Title image Fall 2018

Basic Graphics

The purpose of this project is to give you practice with creating different types of plots using the basic R plotting capabilities.


Project tasks

  1. Open R Studio or a text editor and Create a new R file called project2.R. Put your name, Project 2, and the date at the top of the file. No credit will be given for an R file without your name at the top of the file. Create a project2 directory and save your file and R project there. Set your working directory to the source file directory.
  2. The General Social Survey is the longest running survey to support social indicator research, with data going back to 1972. Here is the 1991 data, and here is the 2016 data, both in SPSS format. Download the 1991 and 2016 data and save them in your project2 working directory.
  3. In R Studio, go to the Packages tab and check the foreign package, which lets you read SPSS files. In your project2.R source file, assign the the variable gss91 the result of calling the read.spss function with the filename as the first argument and the additional arguments to.data.frame=TRUE, use.value.labels = FALSE, trim_values=TRUE.
  4. After reading the file, have your code print the result of calling names(gss91). These are the names of all of the columns of data.
  5. Assign to gss16 the result of using read.spss to read the GSS2016.sav file. Except for the filename, use the same arguments as when reading the 1991 file.
  6. Using the hist function, Make a histogram of the WRKYEARS field (# of years worked since age 16) of the 1991 data.
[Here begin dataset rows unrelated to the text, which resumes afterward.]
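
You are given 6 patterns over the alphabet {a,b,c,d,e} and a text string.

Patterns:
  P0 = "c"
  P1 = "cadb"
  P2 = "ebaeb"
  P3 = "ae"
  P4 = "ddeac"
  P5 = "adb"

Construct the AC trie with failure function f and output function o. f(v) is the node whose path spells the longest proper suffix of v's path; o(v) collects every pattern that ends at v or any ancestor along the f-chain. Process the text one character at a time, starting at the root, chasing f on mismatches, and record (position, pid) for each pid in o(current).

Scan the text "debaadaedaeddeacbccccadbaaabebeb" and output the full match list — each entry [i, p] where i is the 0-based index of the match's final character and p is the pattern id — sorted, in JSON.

Build automaton:
Trie nodes:
  n0 'ε': a→10 c→1 d→12 e→5
  n1 'c': a→2  ←P0
  n2 'ca': d→3
  n3 'cad': b→4
  n4 'cadb': ·  ←P1
  n5 'e': b→6
  n6 'eb': a→7
  n7 'eba': e→8
  n8 'ebae': b→9
  n9 'ebaeb': ·  ←P2
  n10 'a': d→17 e→11
  n11 'ae': ·  ←P3
  n12 'd': d→13
  n13 'dd': e→14
  n14 'dde': a→15
  n15 'ddea': c→16
  n16 'ddeac': ·  ←P4
  n17 'ad': b→18
  n18 'adb': ·  ←P5

BFS fail/out derivation:
  fail(1) 'c': from fail(0)=0 chase 'c': 0 ⇒ 0;  out={0}∪out(0)={0}
  fail(5) 'e': from fail(0)=0 chase 'e': 0 ⇒ 0;  out=∅∪out(0)=∅
  fail(10) 'a': from fail(0)=0 chase 'a': 0 ⇒ 0;  out=∅∪out(0)=∅
  fail(12) 'd': from fail(0)=0 chase 'd': 0 ⇒ 0;  out=∅∪out(0)=∅
  fail(2) 'ca': from fail(1)=0 chase 'a': 0 ⇒ 10;  out=∅∪out(10)=∅
  fail(6) 'eb': from fail(5)=0 chase 'b': 0 ⇒ 0;  out=∅∪out(0)=∅
  fail(11) 'ae': from fail(10)=0 chase 'e': 0 ⇒ 5;  out={3}∪out(5)={3}
  fail(13) 'dd': from fail(12)=0 chase 'd': 0 ⇒ 12;  out=∅∪out(12)=∅
  fail(17) 'ad': from fail(10)=0 chase 'd': 0 ⇒ 12;  out=∅∪out(12)=∅
  fail(3) 'cad': from fail(2)=10 chase 'd': 10 ⇒ 17;  out=∅∪out(17)=∅
  fail(7) 'eba': from fail(6)=0 chase 'a': 0 ⇒ 10;  out=∅∪out(10)=∅
  fail(14) 'dde': from fail(13)=12 chase 'e': 12→0 ⇒ 5;  out=∅∪out(5)=∅
  fail(18) 'adb': from fail(17)=12 chase 'b': 12→0 ⇒ 0;  out={5}∪out(0)={5}
  fail(4) 'cadb': from fail(3)=17 chase 'b': 17 ⇒ 18;  out={1}∪out(18)={1,5}
  fail(8) 'ebae': from fail(7)=10 chase 'e': 10 ⇒ 11;  out=∅∪out(11)={3}
  fail(15) 'ddea': from fail(14)=5 chase 'a': 5→0 ⇒ 10;  out=∅∪out(10)=∅
  fail(9) 'ebaeb': from fail(8)=11 chase 'b': 11→5 ⇒ 6;  out={2}∪out(6)={2}
  fail(16) 'ddeac': from fail(15)=10 chase 'c': 10→0 ⇒ 1;  out={4}∪out(1)={0,4}

Text stream:
pos 0 'd': at 12
pos 1 'e': at 5 ·f
pos 2 'b': at 6
pos 3 'a': at 7
pos 4 'a': at 10 ·f
pos 5 'd': at 17
pos 6 'a': at 10 ·f
pos 7 'e': at 11  emit P3@[6:7]
pos 8 'd': at 12 ·f
pos 9 'a': at 10 ·f
pos 10 'e': at 11  emit P3@[9:10]
pos 11 'd': at 12 ·f
pos 12 'd': at 13
pos 13 'e': at 14
pos 14 'a': at 15
pos 15 'c': at 16  emit P0@[15:15],P4@[11:15]
pos 16 'b': at 0 ·f
pos 17 'c': at 1  emit P0@[17:17]
pos 18 'c': at 1 ·f  emit P0@[18:18]
pos 19 'c': at 1 ·f  emit P0@[19:19]
pos 20 'c': at 1 ·f  emit P0@[20:20]
pos 21 'a': at 2
pos 22 'd': at 3
pos 23 'b': at 4  emit P1@[20:23],P5@[21:23]
pos 24 'a': at 10 ·f
pos 25 'a': at 10 ·f
pos 26 'a': at 10 ·f
pos 27 'b': at 0 ·f
pos 28 'e': at 5
pos 29 'b': at 6
pos 30 'e': at 5 ·f
pos 31 'b': at 6

Matches: [[7,3],[10,3],[15,0],[15,4],[17,0],[18,0],[19,0],[20,0],[23,1],[23,5]]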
It's good to assign the result of calling the hist function to a variable to you can access information about the histogram (like the breaks or density values) later on.
    • Set the x-axis label and main title to appropriate values.
    • Color the bars to something you find pleasing, and have the histogram include a label for each bar. (You may need to set the y limit in order to avoid cropping one of the labels.)
    • Print out the histogram breaks and density vector.
    • At the end, add the following code to pause execution.
    • readline( "Press enter to continue" )
      (You will have to hit the Enter/Return key in the console to continue execution.)
  7. Make a second histogram of a column of your choice (e.g. AGE works well) and make it look nice. You can find the meaning of each header in the GSS here. After you create your second histogram, add another readline call to pause execution.
  8. Using the plot function, create a 2-D scatter plot of AGE (x-axis) versus Work Years (y-axis) using the 1991 data. Set an appropriate x-label, y-label, and main title. Modify the color of the points in the plot.
  9. Make a 2-D scatter plot of two variables of your choice from the 2016 data. Make it look nice.
  10. Assign to a variable (e.g. tab91) the result of using the table function on the CONEDUC field of the 1991 data. Repeat with a second variable (e.g. tab16) using the 2016 data. Note that you can convert the table values to percentages using the following expression.
    tab91perc <- 100 * tab91 / sum(tab91)
    tab16perc <- 100 * tab16 / sum(tab16)
  11. Using the barplot function, create a plot for the 1991 table for CONEDUC. See if you can set up the category names under the bars in the plot. Give the plot a useful title and y label. Repeat for 2016. Note any differences?
  12. Make two bar plots of a variable of your choice, comparing the 1991 and 2016 data.

Report

Answer the following questions. Submit your answers as a plain text file or PDF in your handin directory. Put your name at the top of the file. No credit will be given for any other format or for a file without a name.


Handin

Create a project2 folder inside the Private folder in your Courses directory. Put your project2.R file and your text/PDF file with your answers into the project2 folder. They should be the only documents in the project2 folder.